Jimmy Barnes

Jimmy Barnes biography

James Dixon Swan (born 28 April 1956), better known as Jimmy Barnes, is a Scottish-born Australian rock singer-songwriter. His father Jim Swan was a prizefighter and his older brother John Swan is also a rock singer. It was actually John who had encouraged and taught Jim how to sing as he wasn't really interested at the time. His career as both a solo performer and as the lead vocalist with the rock band Cold Chisel has made him one of the most popular and best-selling Australian music artists of all time. The combination of 14 Australian Top 40 albums for Cold Chisel and 13 charting solo albums, including nine No. 1s, gives Barnes the highest number of hit albums of any Australian artist.

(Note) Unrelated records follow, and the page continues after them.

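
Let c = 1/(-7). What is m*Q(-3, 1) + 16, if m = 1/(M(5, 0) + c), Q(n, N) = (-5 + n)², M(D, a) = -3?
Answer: -48/11 ≈ -4.3636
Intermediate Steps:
c = -⅐ ≈ -0.14286
m = -7/22 (m = 1/(-3 - ⅐) = 1/(-22/7) = -7/22 ≈ -0.31818)
m*Q(-3, 1) + 16 = -7*(-5 - 3)²/22 + 16 = -7/22*(-8)² + 16 = -7/22*64 + 16 = -224/11 + 16 = -48/11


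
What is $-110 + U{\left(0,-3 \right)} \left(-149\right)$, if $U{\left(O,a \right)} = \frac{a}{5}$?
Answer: $- \frac{103}{5} \approx -20.6$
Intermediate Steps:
$U{\left(O,a \right)} = \frac{a}{5}$ ($U{\left(O,a \right)} = a \frac{1}{5} = \frac{a}{5}$)
$-110 + U{\left(0,-3 \right)} \left(-149\right) = -110 + \frac{1}{5} \left(-3\right) \left(-149\right) = -110 - - \frac{447}{5} = -110 + \frac{447}{5} = - \frac{103}{5}$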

Jimmy Barnes was born in Glasgow, Scotland and arrived in Adelaide, South Australia as a 4-year old on 7 January 1961 with his parents Jim and Dorothy Swan and siblings John, Dororthy, Linda, Lisa & Alan. They eventually settled in Elizabeth. Shortly afterward, Barnes' parents divorced. His mother Dorothy soon remarried, to a clerk named Reg Barnes. After her daughter Lisa was teased by a schoolmate about being adopted, Dorothy encouraged her children to change their surname to Barnes. All of them did except for the oldest brother John, who would go on to be much better known as Swanee, eventually recording a series of albums under that name from the 1980s. This would later cause confusion about Jimmy Barnes and Swan; many thought them to be half- or stepbrothers.

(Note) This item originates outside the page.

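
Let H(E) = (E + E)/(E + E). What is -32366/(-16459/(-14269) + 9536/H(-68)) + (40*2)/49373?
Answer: -22791068153902/6718956451839 ≈ -3.3921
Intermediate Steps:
H(E) = 1 (H(E) = (2*E)/((2*E)) = (2*E)*(1/(2*E)) = 1)
-32366/(-16459/(-14269) + 9536/H(-68)) + (40*2)/49373 = -32366/(-16459/(-14269) + 9536/1) + (40*2)/49373 = -32366/(-16459*(-1/14269) + 9536*1) + 80*(1/49373) = -32366/(16459/14269 + 9536) + 80/49373 = -32366/136085643/14269 + 80/49373 = -32366*14269/136085643 + 80/49373 = -461830454/136085643 + 80/49373 = -22791068153902/6718956451839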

Barnes was raised a Protestant, and considers himself a Buddhist, although in September 2009 he revealed that he has Jewish ancestry, his maternal grandmother having been Jewish.

The Cold Chisel years (1973-1983)

Barnes took an apprenticeship in an iron smelter with the South Australian railways in 1973 but the love he and his brother had for music led him to join a band. Swanee was now playing drums with Fraternity, who had just parted ways with singer Bon Scott. Barnes took over the role but his tenure with the band was brief and before long he had joined a harder-edged band called Orange, featuring organist and songwriter Don Walker, guitarist Ian Moss, drummer Steve Prestwich and bass player Les Kaczmarek. Within a short time the group had changed its name to Cold Chisel and began to develop a strong presence on the local music scene. Barnes' relationship with the band was often volatile and he left several times, leaving Moss to handle vocal duties until he returned. After a temporary move to Armidale, New South Wales while Walker completed his engineering studies there, Cold Chisel moved to Melbourne in August 1976 and then three months later shifted base to Sydney. Progress was slow and Barnes announced he was leaving once again in May 1977 to join Swanee in a band called Feather. However, his farewell performance with Cold Chisel went so well he changed his mind and a month later the band was signed by WEA.

By 1980 Cold Chisel was the biggest band in Australia and Barnes had developed a notorious reputation as a hard-drinking wild man who reportedly drank more than two bottles of vodka a day, much of it onstage during performances.